A recent Odoxa poll finds more than three-quarters of French people surveyed back legislation against separatism, even though a sizable chunk fear it may deepen fractures in French society. Fueling concerns, too, is a separate IFOP poll finding some 74% of Muslims under the age of 25 putting their religion before the state — compared to just 25% of those over 35.
 Fears of political Islam — and stigmatization
 
For French-Italian writer and geopolitical professor Alexandre Del Valle, political Islam is a particular threat. A 2019 book he co-authored, The Project, is about the Muslim Brotherhood’s alleged attempt to infiltrate and conquer the West.
 
“Radical Islam is not a conservative way of being religious,” he said in an interview. “It’s a plan, it’s a project that wants to build a Muslim-submitted universe. They want to reinstate a Muslim caliphate in the world.”Jawad Bachare, head of a French organization fighting Islamophobia, points to statistics collected by his group that show a sharp rise in anti-Islamic acts in France in recent years. (Lisa Bryant/VOA)Del Valle believes the French President understands this and he supports the upcoming legislation. He proposed measures to fight against separatism, he said, during a French senate committee hearing last year on radical Islam.
 
“Mr. Macron has understood we face a strange period with many different types of fanaticisms that are converging,” Del Valle added. “Far left, far right and radical Islam.”
 
Others are less enthusiastic about the government’s strategy.
 
“The principle of a law isn’t necessarily the best tool to fight against separatism,” said François Clavairoly, president of the French Protestant Federation.
 
Muslim representatives are voicing sharper concerns.
 
While supporting areas like training imams in France, French Muslim Council President Mohammed Moussaoui warned against singling Islam out.
 
“The idea of associating Islam with negative concepts risks creating confusion,” he told the news channel BFMTV.

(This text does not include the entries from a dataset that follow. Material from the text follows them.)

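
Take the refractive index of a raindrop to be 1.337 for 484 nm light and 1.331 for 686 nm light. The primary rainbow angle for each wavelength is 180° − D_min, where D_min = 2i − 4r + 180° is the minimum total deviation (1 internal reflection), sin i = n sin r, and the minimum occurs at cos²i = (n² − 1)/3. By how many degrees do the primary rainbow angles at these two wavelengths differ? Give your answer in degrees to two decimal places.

0.87°

At 484 nm (n = 1.337): cos²i = 0.26252 → i = 59.178°, r = 39.964°, D_min = 138.500°, rainbow angle = 41.500°.
At 686 nm (n = 1.331): cos²i = 0.25719 → i = 59.527°, r = 40.356°, D_min = 137.630°, rainbow angle = 42.370°.
Angular width = |41.500° − 42.370°| = 0.870°.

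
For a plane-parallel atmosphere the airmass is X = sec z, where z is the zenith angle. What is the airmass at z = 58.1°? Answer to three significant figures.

1.89

X = sec z = 1/cos 58.1° = 1/0.5284 = 1.8924.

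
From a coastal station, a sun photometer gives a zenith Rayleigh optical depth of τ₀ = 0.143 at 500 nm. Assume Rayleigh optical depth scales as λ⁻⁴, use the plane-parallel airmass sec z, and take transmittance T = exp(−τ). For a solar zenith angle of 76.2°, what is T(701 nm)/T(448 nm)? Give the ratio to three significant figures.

2.17

Airmass: sec 76.2° = 4.1923.
τ(701 nm) = 0.143 × (500/701)⁴ × 4.1923 = 0.143 × 0.2588 × 4.1923 = 0.1552.
τ(448 nm) = 0.143 × (500/448)⁴ × 4.1923 = 0.143 × 1.5516 × 4.1923 = 0.9302.
T(701)/T(448) = exp(τ_B − τ_A) = exp(0.7750) = 2.1706.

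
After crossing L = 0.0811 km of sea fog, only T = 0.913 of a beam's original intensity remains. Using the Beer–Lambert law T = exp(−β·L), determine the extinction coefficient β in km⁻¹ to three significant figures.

Beer–Lambert: T = exp(−βL) ⇒ β = −ln(T)/L = −ln(0.913)/0.0811 = 0.0910/0.0811 = 1.122 km⁻¹.

1.12 km⁻¹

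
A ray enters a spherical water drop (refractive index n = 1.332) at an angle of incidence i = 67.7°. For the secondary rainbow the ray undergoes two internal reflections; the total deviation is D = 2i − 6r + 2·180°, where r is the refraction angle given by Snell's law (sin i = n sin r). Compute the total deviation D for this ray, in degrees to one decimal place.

sin r = sin 67.7° / 1.332 = 0.9252/1.332 = 0.6946; r = 44.00°.
D = 2·67.7° − 6·44.00° + 2·180° = 135.40° − 263.97° + 360° = 231.43°.

231.4°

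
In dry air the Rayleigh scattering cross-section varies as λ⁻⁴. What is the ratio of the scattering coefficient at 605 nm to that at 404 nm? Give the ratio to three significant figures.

Rayleigh scattering ∝ λ⁻⁴, so the ratio of coefficients is the inverse fourth power of the wavelength ratio.
σ(605)/σ(404) = (404/605)⁴ = (0.6678)⁴ = 0.1988.

0.199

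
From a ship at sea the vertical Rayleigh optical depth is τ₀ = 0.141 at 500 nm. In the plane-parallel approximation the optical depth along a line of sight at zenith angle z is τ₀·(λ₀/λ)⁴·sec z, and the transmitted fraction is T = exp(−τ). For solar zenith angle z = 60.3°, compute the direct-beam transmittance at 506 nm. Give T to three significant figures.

sec 60.3° = 2.0183.
τ = 0.141 × (500/506)⁴ × 2.0183 = 0.141 × 0.9534 × 2.0183 = 0.2713.
T = exp(−0.2713) = 0.7624.

0.762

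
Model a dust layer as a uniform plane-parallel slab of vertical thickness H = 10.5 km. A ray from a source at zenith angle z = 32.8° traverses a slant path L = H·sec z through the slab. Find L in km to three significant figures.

sec z = 1/cos 32.8° = 1.1897.
L = 10.5 × 1.1897 = 12.492 km.

12.5 km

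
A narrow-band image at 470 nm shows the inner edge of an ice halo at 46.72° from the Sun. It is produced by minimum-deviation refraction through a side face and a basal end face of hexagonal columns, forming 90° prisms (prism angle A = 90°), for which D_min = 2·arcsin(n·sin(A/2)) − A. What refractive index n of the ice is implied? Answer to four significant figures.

Rearranging: n = sin((D_min + A)/2) / sin(A/2).
(D_min + A)/2 = (46.72° + 90°)/2 = 68.360°.
n = sin 68.360° / sin 45° = 0.9295 / 0.7071 = 1.3145.

1.315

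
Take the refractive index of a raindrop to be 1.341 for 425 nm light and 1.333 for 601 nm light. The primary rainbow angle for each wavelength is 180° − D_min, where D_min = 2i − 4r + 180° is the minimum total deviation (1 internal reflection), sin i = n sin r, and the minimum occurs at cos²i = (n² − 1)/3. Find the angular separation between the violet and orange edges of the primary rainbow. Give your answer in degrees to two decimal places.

At 425 nm (n = 1.341): cos²i = 0.26609 → i = 58.946°, r = 39.705°, D_min = 139.071°, rainbow angle = 40.929°.
At 601 nm (n = 1.333): cos²i = 0.25896 → i = 59.410°, r = 40.225°, D_min = 137.922°, rainbow angle = 42.078°.
Angular width = |40.929° − 42.078°| = 1.149°.

1.15°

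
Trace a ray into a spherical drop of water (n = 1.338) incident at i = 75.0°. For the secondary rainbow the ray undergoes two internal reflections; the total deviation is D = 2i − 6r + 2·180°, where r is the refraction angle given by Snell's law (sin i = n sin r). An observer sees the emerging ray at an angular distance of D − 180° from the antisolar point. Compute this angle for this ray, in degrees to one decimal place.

sin r = sin 75.0° / 1.338 = 0.9659/1.338 = 0.7219; r = 46.21°.
D = 2·75.0° − 6·46.21° + 2·180° = 150.00° − 277.28° + 360° = 232.72°.
Angle from antisolar point = D − 180° = 52.72°.

52.7°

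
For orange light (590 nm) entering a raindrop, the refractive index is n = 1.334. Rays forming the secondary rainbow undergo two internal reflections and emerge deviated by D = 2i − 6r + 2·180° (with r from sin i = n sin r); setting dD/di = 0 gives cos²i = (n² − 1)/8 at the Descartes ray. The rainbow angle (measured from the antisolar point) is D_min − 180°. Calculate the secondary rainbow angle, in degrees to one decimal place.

cos²i = (1.77956 − 1)/8 = 0.09744; i = arccos(0.31216) = 71.810°.
sin r = sin 71.810°/1.334 = 0.71217; r = 45.411°.
D_min = 2·71.810° − 6·45.411° + 360° = 231.153°.
Rainbow angle = D_min − 180° = 51.153°.

51.2°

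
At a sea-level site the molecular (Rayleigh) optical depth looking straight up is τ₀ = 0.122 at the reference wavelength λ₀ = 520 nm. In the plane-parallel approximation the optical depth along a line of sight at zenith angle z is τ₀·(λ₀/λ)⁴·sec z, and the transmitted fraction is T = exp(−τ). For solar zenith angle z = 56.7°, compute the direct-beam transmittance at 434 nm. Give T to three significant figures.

0.633

sec 56.7° = 1.8214.
τ = 0.122 × (520/434)⁴ × 1.8214 = 0.122 × 2.0609 × 1.8214 = 0.4580.
T = exp(−0.4580) = 0.6326.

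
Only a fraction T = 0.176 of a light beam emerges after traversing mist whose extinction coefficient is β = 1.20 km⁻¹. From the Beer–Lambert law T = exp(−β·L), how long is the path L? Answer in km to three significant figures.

Beer–Lambert: T = exp(−βL) ⇒ L = −ln(T)/β = −ln(0.176)/1.20 = 1.7373/1.20 = 1.448 km.

1.45 km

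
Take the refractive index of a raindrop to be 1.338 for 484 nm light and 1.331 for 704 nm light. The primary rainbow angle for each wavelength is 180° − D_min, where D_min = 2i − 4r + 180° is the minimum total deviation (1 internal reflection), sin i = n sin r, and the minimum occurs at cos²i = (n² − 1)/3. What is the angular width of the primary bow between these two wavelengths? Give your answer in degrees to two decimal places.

At 484 nm (n = 1.338): cos²i = 0.26341 → i = 59.120°, r = 39.899°, D_min = 138.643°, rainbow angle = 41.357°.
At 704 nm (n = 1.331): cos²i = 0.25719 → i = 59.527°, r = 40.356°, D_min = 137.630°, rainbow angle = 42.370°.
Angular width = |41.357° − 42.370°| = 1.013°.

1.01°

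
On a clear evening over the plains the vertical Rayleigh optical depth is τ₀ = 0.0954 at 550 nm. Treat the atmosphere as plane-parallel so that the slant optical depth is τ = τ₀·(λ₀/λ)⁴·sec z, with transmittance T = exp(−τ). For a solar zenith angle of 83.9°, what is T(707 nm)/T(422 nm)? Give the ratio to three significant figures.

9.60

Airmass: sec 83.9° = 9.4105.
τ(707 nm) = 0.0954 × (550/707)⁴ × 9.4105 = 0.0954 × 0.3662 × 9.4105 = 0.3288.
τ(422 nm) = 0.0954 × (550/422)⁴ × 9.4105 = 0.0954 × 2.8854 × 9.4105 = 2.5904.
T(707)/T(422) = exp(τ_B − τ_A) = exp(2.2616) = 9.5982.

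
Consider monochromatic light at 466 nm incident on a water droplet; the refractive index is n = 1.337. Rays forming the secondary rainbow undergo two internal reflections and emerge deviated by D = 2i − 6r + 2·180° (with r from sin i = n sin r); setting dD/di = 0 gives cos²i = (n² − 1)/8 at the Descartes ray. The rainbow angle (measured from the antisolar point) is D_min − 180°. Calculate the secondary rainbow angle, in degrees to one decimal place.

cos²i = (1.78757 − 1)/8 = 0.09845; i = arccos(0.31376) = 71.714°.
sin r = sin 71.714°/1.337 = 0.71017; r = 45.249°.
D_min = 2·71.714° − 6·45.249° + 360° = 231.934°.
Rainbow angle = D_min − 180° = 51.934°.

51.9°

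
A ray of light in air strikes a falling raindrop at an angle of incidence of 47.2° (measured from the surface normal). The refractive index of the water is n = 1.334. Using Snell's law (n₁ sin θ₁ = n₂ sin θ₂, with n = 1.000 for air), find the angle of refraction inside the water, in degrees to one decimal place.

Snell: sin θ_r = sin θ_i / n = sin 47.2° / 1.334 = 0.7337 / 1.334 = 0.5500.
θ_r = arcsin(0.5500) = 33.37°.

33.4°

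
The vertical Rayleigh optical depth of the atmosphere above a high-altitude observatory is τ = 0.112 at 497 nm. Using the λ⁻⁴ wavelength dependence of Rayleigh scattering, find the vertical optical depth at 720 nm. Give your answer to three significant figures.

τ(720 nm) = τ(497 nm) × (497/720)⁴ = 0.112 × (0.6903)⁴ = 0.112 × 0.2270 = 0.0254.

0.0254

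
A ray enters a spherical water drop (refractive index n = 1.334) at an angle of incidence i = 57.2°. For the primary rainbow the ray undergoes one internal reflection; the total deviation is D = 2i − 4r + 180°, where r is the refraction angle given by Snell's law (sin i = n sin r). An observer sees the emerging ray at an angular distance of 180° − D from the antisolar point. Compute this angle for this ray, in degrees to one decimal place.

sin r = sin 57.2° / 1.334 = 0.8406/1.334 = 0.6301; r = 39.06°.
D = 2·57.2° − 4·39.06° + 180° = 114.40° − 156.23° + 180° = 138.17°.
Angle from antisolar point = 180° − D = 41.83°.

41.8°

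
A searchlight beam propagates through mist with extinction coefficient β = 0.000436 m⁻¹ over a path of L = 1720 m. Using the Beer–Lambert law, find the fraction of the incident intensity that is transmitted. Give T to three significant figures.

0.472

τ = β·L = 0.000436 × 1720 = 0.7499.
T = exp(−0.7499) = 0.4724.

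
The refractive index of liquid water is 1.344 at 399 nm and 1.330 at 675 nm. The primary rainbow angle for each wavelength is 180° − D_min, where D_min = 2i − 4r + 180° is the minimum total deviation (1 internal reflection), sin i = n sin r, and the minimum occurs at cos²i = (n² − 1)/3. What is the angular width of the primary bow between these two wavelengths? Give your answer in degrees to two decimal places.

At 399 nm (n = 1.344): cos²i = 0.26878 → i = 58.772°, r = 39.512°, D_min = 139.495°, rainbow angle = 40.505°.
At 675 nm (n = 1.330): cos²i = 0.25630 → i = 59.585°, r = 40.422°, D_min = 137.484°, rainbow angle = 42.516°.
Angular width = |40.505° − 42.516°| = 2.011°.

2.01°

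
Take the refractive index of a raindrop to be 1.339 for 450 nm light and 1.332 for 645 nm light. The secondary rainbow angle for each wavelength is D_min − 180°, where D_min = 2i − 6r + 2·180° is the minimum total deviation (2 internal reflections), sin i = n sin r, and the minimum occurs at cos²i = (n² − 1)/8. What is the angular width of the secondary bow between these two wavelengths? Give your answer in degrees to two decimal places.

At 450 nm (n = 1.339): cos²i = 0.09912 → i = 71.650°, r = 45.141°, D_min = 232.451°, rainbow angle = 52.451°.
At 645 nm (n = 1.332): cos²i = 0.09678 → i = 71.875°, r = 45.520°, D_min = 230.628°, rainbow angle = 50.628°.
Angular width = |52.451° − 50.628°| = 1.823°.

1.82°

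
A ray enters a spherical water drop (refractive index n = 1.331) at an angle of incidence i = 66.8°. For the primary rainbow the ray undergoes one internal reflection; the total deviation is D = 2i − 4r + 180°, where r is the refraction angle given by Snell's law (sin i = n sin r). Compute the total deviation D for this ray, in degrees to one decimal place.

138.9°

sin r = sin 66.8° / 1.331 = 0.9191/1.331 = 0.6906; r = 43.67°.
D = 2·66.8° − 4·43.67° + 180° = 133.60° − 174.70° + 180° = 138.90°.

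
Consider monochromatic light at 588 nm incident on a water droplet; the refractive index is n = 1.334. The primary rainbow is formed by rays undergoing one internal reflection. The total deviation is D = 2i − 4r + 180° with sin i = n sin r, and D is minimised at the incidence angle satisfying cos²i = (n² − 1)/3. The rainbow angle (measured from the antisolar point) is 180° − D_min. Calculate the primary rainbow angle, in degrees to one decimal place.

cos²i = (1.77956 − 1)/3 = 0.25985; i = arccos(0.50976) = 59.352°.
sin r = sin 59.352°/1.334 = 0.64492; r = 40.159°.
D_min = 2·59.352° − 4·40.159° + 180° = 138.067°.
Rainbow angle = 180° − D_min = 41.933°.

41.9°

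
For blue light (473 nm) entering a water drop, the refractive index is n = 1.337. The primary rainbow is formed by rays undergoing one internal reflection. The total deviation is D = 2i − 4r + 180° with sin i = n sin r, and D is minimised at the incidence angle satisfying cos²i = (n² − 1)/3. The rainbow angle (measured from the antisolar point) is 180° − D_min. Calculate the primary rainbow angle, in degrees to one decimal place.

cos²i = (1.78757 − 1)/3 = 0.26252; i = arccos(0.51237) = 59.178°.
sin r = sin 59.178°/1.337 = 0.64231; r = 39.964°.
D_min = 2·59.178° − 4·39.964° + 180° = 138.500°.
Rainbow angle = 180° − D_min = 41.500°.

41.5°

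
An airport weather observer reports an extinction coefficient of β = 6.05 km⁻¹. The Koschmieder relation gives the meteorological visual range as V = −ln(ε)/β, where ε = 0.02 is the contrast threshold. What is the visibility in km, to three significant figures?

0.647 km

V = −ln(0.02) / 6.05 = 3.912 / 6.05 = 0.6466 km.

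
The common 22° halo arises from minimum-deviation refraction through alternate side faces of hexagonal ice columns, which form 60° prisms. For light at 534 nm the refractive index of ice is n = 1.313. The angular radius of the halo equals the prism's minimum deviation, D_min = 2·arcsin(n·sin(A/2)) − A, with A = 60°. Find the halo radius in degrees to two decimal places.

22.07°

n·sin(A/2) = 1.313 × sin 30° = 1.313 × 0.5000 = 0.6565.
D_min = 2·arcsin(0.6565) − 60° = 2 × 41.033° − 60° = 22.067°.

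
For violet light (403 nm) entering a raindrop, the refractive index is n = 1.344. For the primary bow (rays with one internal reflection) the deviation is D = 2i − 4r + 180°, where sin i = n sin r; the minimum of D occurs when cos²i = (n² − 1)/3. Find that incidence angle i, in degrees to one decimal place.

cos²i = (1.344² − 1)/3 = (1.80634 − 1)/3 = 0.26878.
cos i = 0.51844, so i = 58.772°.

58.8°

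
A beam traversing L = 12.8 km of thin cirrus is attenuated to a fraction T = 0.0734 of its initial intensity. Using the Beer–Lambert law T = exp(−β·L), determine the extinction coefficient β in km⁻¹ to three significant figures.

Beer–Lambert: T = exp(−βL) ⇒ β = −ln(T)/L = −ln(0.0734)/12.8 = 2.6118/12.8 = 0.204 km⁻¹.

0.204 km⁻¹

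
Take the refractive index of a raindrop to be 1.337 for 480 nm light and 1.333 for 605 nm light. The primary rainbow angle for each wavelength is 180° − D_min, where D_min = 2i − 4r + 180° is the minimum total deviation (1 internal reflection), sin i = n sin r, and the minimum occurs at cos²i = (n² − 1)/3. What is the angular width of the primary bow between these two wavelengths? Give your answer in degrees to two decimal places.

0.58°

At 480 nm (n = 1.337): cos²i = 0.26252 → i = 59.178°, r = 39.964°, D_min = 138.500°, rainbow angle = 41.500°.
At 605 nm (n = 1.333): cos²i = 0.25896 → i = 59.410°, r = 40.225°, D_min = 137.922°, rainbow angle = 42.078°.
Angular width = |41.500° − 42.078°| = 0.578°.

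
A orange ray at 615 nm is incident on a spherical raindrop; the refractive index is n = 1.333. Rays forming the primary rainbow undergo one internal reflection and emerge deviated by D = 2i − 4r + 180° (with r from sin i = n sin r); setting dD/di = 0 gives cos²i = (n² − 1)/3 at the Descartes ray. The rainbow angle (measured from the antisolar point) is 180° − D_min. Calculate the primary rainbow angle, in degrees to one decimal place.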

 Islamophobia – becoming banal?
 
Jawad Bachare, head of the Collective Against Islamophobia in France – a group has been accused of having links to the Muslim Brotherhood –  is more pointed, arguing the legislation threatens to further stigmatize Muslims and threaten their freedom to worship.
 
“I think the real stakes go beyond this,” he said. “We’re near the end of Macron’s first term. And with each election, there are the same questions about Muslims and financing of Muslim places of worship.”
 
Bachare points to statistics his organization has gathered showing a sharp increase in anti-Muslim acts in recent years—and to a recent incident in which French deputies walked out of a coronavirus hearing when a hijab-wearing student leader testified.
 
“Islamophobia is becoming banal right now,” he said, “to the point of becoming normal.”